Okay, here’s the thing. Ever since I was like 7 years old, everyone’s always told me how mature I am. And yeah, to an adult that’s only looking at my intellectual side, I probably came out of the womb matured. But the thing is, I sometimes have the emotional maturity of a 3 month old. It is so not my proudest feature, but at least I’m honest.

Oddly enough though, it seems like a lot of recent events have spurred some emotional maturity out of me, which is kind of great and scary at the same time. I’m doing things I don’t normally do. I’m not being myself. I’m being completely open and honest and raw and real for once, and it’s just absolutely liberating. I pride myself on being a people person, and knowing how to talk to people, and make them feel at ease. That’s part of the charm of my writing style, I believe.
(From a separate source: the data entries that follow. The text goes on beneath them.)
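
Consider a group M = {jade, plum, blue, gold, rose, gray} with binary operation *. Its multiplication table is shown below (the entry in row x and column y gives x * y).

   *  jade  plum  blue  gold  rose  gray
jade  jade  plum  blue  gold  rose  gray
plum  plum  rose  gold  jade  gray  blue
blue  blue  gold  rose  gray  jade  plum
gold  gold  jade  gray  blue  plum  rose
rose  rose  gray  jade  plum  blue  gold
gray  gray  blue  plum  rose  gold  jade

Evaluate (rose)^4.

rose^1 = rose
rose^2 = rose * rose = blue
rose^3 = blue * rose = jade
rose^4 = jade * rose = rose
(Structurally, M here is isomorphic to the cyclic group Z_6.)

rose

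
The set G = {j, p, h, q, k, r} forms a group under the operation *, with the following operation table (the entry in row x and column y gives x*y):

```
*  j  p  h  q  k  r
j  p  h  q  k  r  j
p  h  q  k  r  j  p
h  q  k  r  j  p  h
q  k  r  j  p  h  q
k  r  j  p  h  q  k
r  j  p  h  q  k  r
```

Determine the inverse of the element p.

First locate the identity: row r matches the header, so r is the identity.
Scan row p for r: p*q = r. Hence p^(-1) = q.

q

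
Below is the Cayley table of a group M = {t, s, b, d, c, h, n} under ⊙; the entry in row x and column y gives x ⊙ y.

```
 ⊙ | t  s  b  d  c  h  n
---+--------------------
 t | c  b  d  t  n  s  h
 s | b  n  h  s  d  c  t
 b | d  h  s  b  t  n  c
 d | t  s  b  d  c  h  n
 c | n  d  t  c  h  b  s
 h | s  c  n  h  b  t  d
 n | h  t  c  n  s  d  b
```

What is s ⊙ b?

Read row s, column b: s ⊙ b = h.
(Structurally, M here is isomorphic to the cyclic group Z_7.)

h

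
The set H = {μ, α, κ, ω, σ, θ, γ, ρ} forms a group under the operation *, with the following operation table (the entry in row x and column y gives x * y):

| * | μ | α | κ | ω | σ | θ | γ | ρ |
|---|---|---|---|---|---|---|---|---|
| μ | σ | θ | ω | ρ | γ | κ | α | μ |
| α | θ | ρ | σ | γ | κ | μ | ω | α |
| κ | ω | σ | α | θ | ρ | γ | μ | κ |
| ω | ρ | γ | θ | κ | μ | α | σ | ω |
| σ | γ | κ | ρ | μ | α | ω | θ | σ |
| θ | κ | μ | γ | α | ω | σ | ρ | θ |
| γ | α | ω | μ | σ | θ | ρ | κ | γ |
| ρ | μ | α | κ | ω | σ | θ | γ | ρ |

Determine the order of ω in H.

The identity element is ρ (its row matches the header).
ω^1 = ω
ω^2 = ω * ω = κ
ω^3 = κ * ω = θ
ω^4 = θ * ω = α
ω^5 = α * ω = γ
ω^6 = γ * ω = σ
ω^7 = σ * ω = μ
ω^8 = μ * ω = ρ
The first power of ω equal to the identity is ω^8, so ord(ω) = 8.

8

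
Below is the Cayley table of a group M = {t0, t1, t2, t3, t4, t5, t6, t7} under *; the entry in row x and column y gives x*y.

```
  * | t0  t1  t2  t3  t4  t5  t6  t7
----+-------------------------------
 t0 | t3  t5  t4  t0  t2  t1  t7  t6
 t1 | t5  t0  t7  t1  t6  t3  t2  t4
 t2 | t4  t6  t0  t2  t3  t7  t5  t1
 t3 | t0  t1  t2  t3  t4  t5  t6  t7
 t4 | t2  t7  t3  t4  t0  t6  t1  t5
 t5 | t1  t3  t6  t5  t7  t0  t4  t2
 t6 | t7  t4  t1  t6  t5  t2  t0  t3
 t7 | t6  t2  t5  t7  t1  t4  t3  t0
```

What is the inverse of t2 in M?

First locate the identity: row t3 matches the header, so t3 is the identity.
Scan row t2 for t3: t2*t4 = t3. Hence t2^(-1) = t4.

t4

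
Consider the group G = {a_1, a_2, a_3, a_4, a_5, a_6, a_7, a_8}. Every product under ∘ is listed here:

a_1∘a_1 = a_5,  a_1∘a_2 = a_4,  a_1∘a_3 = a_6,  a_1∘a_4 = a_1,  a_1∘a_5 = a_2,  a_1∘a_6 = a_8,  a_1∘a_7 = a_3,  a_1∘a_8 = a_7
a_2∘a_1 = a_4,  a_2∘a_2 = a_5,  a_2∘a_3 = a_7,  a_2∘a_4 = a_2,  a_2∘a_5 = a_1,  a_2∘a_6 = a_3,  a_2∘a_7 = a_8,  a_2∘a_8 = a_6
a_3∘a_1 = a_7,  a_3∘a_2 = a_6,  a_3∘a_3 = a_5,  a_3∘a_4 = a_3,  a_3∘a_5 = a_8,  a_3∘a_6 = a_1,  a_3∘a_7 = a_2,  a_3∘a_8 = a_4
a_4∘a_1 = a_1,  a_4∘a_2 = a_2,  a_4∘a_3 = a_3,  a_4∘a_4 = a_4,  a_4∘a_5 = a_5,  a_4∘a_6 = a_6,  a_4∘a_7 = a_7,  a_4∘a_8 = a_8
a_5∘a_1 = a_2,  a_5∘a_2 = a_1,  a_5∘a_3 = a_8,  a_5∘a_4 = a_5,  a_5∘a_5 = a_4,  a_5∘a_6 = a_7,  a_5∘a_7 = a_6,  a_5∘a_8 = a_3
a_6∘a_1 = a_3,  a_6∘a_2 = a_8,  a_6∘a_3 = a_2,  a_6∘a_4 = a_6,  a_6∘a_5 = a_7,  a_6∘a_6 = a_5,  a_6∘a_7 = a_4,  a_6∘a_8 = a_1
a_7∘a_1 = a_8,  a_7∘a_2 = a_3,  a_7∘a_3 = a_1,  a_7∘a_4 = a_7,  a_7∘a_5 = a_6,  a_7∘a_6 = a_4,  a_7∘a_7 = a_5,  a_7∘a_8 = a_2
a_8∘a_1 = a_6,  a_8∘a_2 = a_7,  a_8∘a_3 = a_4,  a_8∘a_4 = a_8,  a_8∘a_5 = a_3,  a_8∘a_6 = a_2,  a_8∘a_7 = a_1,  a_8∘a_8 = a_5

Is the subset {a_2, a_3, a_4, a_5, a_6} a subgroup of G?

a_5 ∘ a_6 = a_7, which is not in {a_2, a_3, a_4, a_5, a_6}.
The subset is not closed under ∘, so it is not a subgroup.
(Structurally, G here is isomorphic to the quaternion group Q_8.)

No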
Sure, I can be awkward, but that’s also part of my charm. But the thing is, I’ve kept my head buried in the delusions of others and scars from some twisted things that have happened in the past. I may be young, but I have suffered through much more than you would know, and more than I would care to admit. But that’s the wonderful part about suffering. No one has to know unless you want them to. You let go, and move on, and taking a fresh unlabored breath of pure, clean air is the most beautiful thing there is. (Of course, I live in the Central Valley, so that last point is moot :P)
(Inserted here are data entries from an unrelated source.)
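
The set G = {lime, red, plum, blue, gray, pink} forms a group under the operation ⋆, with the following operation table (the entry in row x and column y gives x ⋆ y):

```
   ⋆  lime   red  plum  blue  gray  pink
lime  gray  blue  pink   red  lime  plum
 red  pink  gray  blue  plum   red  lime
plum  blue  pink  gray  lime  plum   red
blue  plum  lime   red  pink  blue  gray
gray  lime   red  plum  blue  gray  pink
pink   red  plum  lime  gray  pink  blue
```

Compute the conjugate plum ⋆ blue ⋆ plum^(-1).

pink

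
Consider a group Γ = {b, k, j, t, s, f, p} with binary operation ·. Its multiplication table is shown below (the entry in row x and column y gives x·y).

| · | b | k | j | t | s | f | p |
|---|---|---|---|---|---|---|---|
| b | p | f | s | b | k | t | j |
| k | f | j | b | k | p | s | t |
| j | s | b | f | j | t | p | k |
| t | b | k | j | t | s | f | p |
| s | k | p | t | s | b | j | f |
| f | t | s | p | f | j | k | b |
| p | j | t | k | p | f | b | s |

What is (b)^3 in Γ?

j

b^1 = b
b^2 = b·b = p
b^3 = p·b = j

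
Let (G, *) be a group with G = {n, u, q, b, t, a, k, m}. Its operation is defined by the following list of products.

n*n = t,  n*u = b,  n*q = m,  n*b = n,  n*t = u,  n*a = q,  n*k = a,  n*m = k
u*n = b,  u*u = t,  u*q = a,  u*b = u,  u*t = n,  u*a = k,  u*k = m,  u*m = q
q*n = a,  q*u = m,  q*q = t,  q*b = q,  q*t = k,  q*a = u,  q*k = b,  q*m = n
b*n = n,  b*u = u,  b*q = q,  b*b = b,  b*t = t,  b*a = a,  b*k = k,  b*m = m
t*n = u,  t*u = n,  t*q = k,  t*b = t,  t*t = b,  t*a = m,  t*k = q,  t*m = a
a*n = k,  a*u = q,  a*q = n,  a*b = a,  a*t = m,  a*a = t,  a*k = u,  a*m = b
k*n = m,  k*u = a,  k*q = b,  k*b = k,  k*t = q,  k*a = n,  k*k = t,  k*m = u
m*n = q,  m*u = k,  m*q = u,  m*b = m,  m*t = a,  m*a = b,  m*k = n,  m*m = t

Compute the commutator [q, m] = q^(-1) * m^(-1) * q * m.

Identity is b; from the table q^(-1) = k and m^(-1) = a.
k * a = n
n * q = m
m * m = t
(Structurally, G here is isomorphic to the quaternion group Q_8.)

t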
Last night, I let go of a burden that I had carried by myself for some time, without even realizing how much I was hurting, and how much I needed to pour it all out. And the funny thing is, it was exactly the right time, exactly the right setting, circumstances, and to the right person even…yet I kept apologizing. And the response was always, “Why are you sorry?” And it was just so refreshing.
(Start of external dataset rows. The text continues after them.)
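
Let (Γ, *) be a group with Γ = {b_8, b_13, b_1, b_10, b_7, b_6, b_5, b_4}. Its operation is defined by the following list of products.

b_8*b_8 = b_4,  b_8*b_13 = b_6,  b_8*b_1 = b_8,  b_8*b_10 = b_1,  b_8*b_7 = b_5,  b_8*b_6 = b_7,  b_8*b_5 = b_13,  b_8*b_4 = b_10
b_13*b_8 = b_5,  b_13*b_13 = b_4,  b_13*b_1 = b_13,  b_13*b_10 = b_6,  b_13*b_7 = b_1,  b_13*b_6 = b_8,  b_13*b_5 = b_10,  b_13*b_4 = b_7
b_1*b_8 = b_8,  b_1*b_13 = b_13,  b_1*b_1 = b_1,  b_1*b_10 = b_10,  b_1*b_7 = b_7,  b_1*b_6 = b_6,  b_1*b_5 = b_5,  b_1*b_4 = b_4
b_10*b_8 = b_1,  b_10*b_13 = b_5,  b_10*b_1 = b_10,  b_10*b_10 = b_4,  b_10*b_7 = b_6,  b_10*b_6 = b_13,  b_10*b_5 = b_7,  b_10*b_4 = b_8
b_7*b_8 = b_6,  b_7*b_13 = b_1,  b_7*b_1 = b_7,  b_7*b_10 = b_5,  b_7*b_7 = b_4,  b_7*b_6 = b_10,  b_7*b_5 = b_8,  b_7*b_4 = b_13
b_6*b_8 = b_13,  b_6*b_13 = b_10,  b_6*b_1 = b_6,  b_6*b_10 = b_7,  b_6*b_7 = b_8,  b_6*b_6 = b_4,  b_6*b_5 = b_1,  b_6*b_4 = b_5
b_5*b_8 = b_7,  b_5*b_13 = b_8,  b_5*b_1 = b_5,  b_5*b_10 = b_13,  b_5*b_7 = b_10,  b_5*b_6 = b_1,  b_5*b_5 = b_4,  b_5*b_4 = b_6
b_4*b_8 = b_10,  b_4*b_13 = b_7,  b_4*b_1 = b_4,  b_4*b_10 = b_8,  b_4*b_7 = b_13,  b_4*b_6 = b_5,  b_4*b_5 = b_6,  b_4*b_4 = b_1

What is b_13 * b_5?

b_10

Read row b_13, column b_5: b_13 * b_5 = b_10.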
I’m going to let you in on a little secret about me. I apologize for EVERYTHING. Doesn’t matter if it’s my fault, under my control, or whatever. I just feel like if I apologize, it puts people at ease and I know I won’t do anything that’s going to offend them because I’m being aware. But honestly, it gets tiring. And for once, instead of someone saying, “You’re fine” or “Don’t worry about it”, he just said “Why are you sorry? Stop apologizing.” And it felt great. Comfort comes in strange ways sometimes, I think.